The mayor says that regarding the 5,000 troops that patrol the streets, he's only received congratulations, although he admits that various Juarez residents have complained about the 2,500 soldiers and 2,000 federal police that do "intelligence gathering" and search homes. As of June 15, the municipality had received 552 complaints against the operation, of which, he says, the majority have been "resolved."
Meanwhile, the municipality has invested 105 million pesos in this experiment: 48 million in overtime for troops assigned to street patrols to prevent them from taking turns (five thousand per person), 20 million to rent seven converted warehouses for them to sleep in, 15 million pesos in food, plus the costs of vehicles and gasoline for patrols (which are three times more intensive than normal), and training for new municipal police, in addition to 300 million pesos for cameras and GPS radios.
Perhaps the photographer who's shooting pictures of a cadaver doesn't know this. (The dead man's name was Victor, he was 41 years old and had a son; he was murdered on Father's Day.) He doesn't even finish shooting when they announce another 3-9: another murder. The photographer runs to his car and hits the gas.
He comments, "When the Joint Operation began, there were two or three weeks without deaths. Later it didn't matter to them if there were soldiers or not, the violence shot up real bad: minimum five or six murders daily. They kill at all hours, or kidnap people... Sometimes they set them free; others, they kill. It's barely 10:00 and already we have two dead. June has just begun and we have 860 dead already, it seems to me that we're going to break last year's record."

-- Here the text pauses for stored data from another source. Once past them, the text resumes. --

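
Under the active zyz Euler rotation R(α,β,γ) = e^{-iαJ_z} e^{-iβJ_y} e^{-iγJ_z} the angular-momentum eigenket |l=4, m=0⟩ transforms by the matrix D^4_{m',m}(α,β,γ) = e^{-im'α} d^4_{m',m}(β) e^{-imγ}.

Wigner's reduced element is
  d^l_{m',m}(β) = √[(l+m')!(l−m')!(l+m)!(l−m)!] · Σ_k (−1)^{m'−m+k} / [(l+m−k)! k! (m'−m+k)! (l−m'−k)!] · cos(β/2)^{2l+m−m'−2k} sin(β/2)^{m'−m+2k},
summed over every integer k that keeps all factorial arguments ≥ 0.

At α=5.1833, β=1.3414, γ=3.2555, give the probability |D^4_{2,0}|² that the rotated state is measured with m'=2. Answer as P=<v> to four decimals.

P=0.0572

D^4_{2,0}(5.1833,1.3414,3.2555) = e^{-i·2·5.1833}·d^4_{2,0}(1.3414)·e^{-i·0·3.2555}. Compute d first:
c=cos(1.3414/2)=0.783387, s=sin(1.3414/2)=0.621535; N=√[720·2·24·24]=910.735966
The bounds max(0,m−m')=0 and min(l+m,l−m')=2 give 3 terms
  k=0: (−1)^2·910.7360/(96)·0.7834^6·0.6215^2 = +0.847050
  k=1: (−1)^3·910.7360/(36)·0.7834^4·0.6215^4 = -1.421857
  k=2: (−1)^4·910.7360/(96)·0.7834^2·0.6215^6 = +0.335633
d^4_{2,0}(1.3414) = +0.847050 -1.421857 +0.335633 = -0.239173
|D^4_{2,0}|² = |d^4_{2,0}(β)|² = (-0.239173)² = 0.057204 (the z-rotation phases have unit modulus)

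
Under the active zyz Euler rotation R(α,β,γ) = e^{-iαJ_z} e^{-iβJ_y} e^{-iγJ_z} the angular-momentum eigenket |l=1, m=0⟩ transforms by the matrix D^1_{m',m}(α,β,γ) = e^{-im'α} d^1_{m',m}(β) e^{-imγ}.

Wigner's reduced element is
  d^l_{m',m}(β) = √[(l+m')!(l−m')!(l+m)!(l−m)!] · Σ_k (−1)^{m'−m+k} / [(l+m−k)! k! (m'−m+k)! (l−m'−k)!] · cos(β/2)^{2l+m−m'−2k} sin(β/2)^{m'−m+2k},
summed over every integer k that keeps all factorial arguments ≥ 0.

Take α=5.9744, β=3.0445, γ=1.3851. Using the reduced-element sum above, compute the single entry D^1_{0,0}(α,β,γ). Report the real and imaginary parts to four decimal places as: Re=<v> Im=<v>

Re=-0.9953 Im=0.0000

D^1_{0,0}(5.9744,3.0445,1.3851) = e^{-i·0·5.9744}·d^1_{0,0}(3.0445)·e^{-i·0·1.3851}. Compute d first:
With c≡cos(β/2)=0.048527 and s≡sin(β/2)=0.998822, N=[1·1·1·1]^{1/2}=1.000000
k∈{0,1} keeps every argument non-negative
  k=0: (−1)^0·1.0000/(1)·0.0485^2·0.9988^0 = +0.002355
  k=1: (−1)^1·1.0000/(1)·0.0485^0·0.9988^2 = -0.997645
d^1_{0,0}(3.0445) = +0.002355 -0.997645 = -0.995290
D = (+1.000000+0.000000i)·(-0.995290)·(+1.000000+0.000000i) = -0.995290+0.000000i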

"My record was in 2008: in one day I took [pictures of] 20 dead. The most I've ever shot together were nine, outside the racetrack. One of them was a cop and they cut off his head and put it between his legs. This year they aren't killing so many together anymore."

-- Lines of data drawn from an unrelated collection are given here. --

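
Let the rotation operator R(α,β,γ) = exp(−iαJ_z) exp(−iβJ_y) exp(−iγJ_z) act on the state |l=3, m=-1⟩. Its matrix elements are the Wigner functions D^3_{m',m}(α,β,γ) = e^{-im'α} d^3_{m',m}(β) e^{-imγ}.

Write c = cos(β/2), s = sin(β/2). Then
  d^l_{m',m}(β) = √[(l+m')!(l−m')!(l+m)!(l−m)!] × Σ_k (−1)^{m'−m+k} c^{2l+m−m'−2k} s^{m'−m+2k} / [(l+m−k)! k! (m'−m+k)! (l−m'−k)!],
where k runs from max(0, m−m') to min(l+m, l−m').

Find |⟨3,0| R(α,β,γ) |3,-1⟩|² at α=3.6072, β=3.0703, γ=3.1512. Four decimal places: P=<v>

D^3_{0,-1}(3.6072,3.0703,3.1512) = e^{-i·0·3.6072}·d^3_{0,-1}(3.0703)·e^{-i·-1·3.1512}. Compute d first:
Half-angle: c=0.035639, s=0.999365. N=√(6·6·2·24)=41.569219
The bounds max(0,m−m')=0 and min(l+m,l−m')=2 give 3 terms
  k=0: (−1)^1·41.5692/(12)·0.0356^5·0.9994^1 = -0.000000
  k=1: (−1)^2·41.5692/(4)·0.0356^3·0.9994^3 = +0.000470
  k=2: (−1)^3·41.5692/(12)·0.0356^1·0.9994^5 = -0.123065
d^3_{0,-1}(3.0703) = -0.000000 +0.000470 -0.123065 = -0.122595
|D^3_{0,-1}|² = |d^3_{0,-1}(β)|² = (-0.122595)² = 0.015030 (the z-rotation phases have unit modulus)

P=0.0150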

In the Tierra Nueva Seguna Etapa neighborhood, the victim was a 45-year-old man. They called him El Chispa ("the Spark") and they killed him with an ice pick. Near the cadaver housewives and their children eat and tell jokes. The violence is becoming normalized.
The photographer returns to his car. On the radio frequency that police and paramedics use to communicate a strange music is playing. It's a ballad. No, a narco-ballad ("narcocorrido" in Spanish). The lyrics can barely be made out. The photographer explains, "That's how the narcos let it be known that there's going to be an execution."